“Chillax” after the Grandchildren have been!

We have just enjoyed a visit from the grandchildren. We learnt a few new words that might appear one day in our dictionaries. Now we “chillax” after a busy day! If the grandchildren enjoyed the ride on the Wells and Walsingham light railway, then it was “wicked”, but we did pay for the tickets! Words can come to be used differently. We are reminded that language is a living phenomena, just as our words are. They convey our life style. Have you noticed the present way we describe what’s going on in our nation as our “culture”. Culture can be good and bad. But who is to make the value judgement?

Recently the chairman of the Bank of England used the word to describe some of the behaviour of one of the banks that cost it a hefty fine. He told us the culture of the banks had to change. I am sure the general consensus would support his judgement.
But over some other behaviour in our national life there might not be such quick consensus.

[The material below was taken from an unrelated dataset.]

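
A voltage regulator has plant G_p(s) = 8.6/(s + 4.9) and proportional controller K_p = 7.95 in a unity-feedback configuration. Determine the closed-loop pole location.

s = -73.27

Closed-loop transfer function: T(s) = K_p·G_p(s)/(1 + K_p·G_p(s)) = 68.37/(s + 4.9 + 68.37) = 68.37/(s + 73.27).
The closed-loop pole is at s = −73.27.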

The trouble with calling for a change in behaviour by a change in culture is that it avoids the root problem. If the majority disapprove of the behaviour, then there will be some steps taken to regulate behaviour and make it harder to indulge greed and deception. But I doubt there will be much sense of shame about the reasons for the culture change. If we want a heart felt change in the nation, then we would be wiser to talk for a need to repent. Yes, I do know that word has gone out of coinage but we are the poorer for ditching it. To repent means to have a change of mind leading to a change of heart. It acknowledges the truth that some corporate behaviour is plain wrong, and rides rough shod over the Bible’s command to love our neighbour as ourselves. It takes ownership for my share in corporate guilt.

Repentance is calling time on corruption and turning around to head off in the right direction and ask for forgiveness. Some will find it hard to forgive those who have been found out and face public disgrace. But God is willing not only to forgive us but also to give us a change of heart that will keep us out of a culture that disregards the well being of others.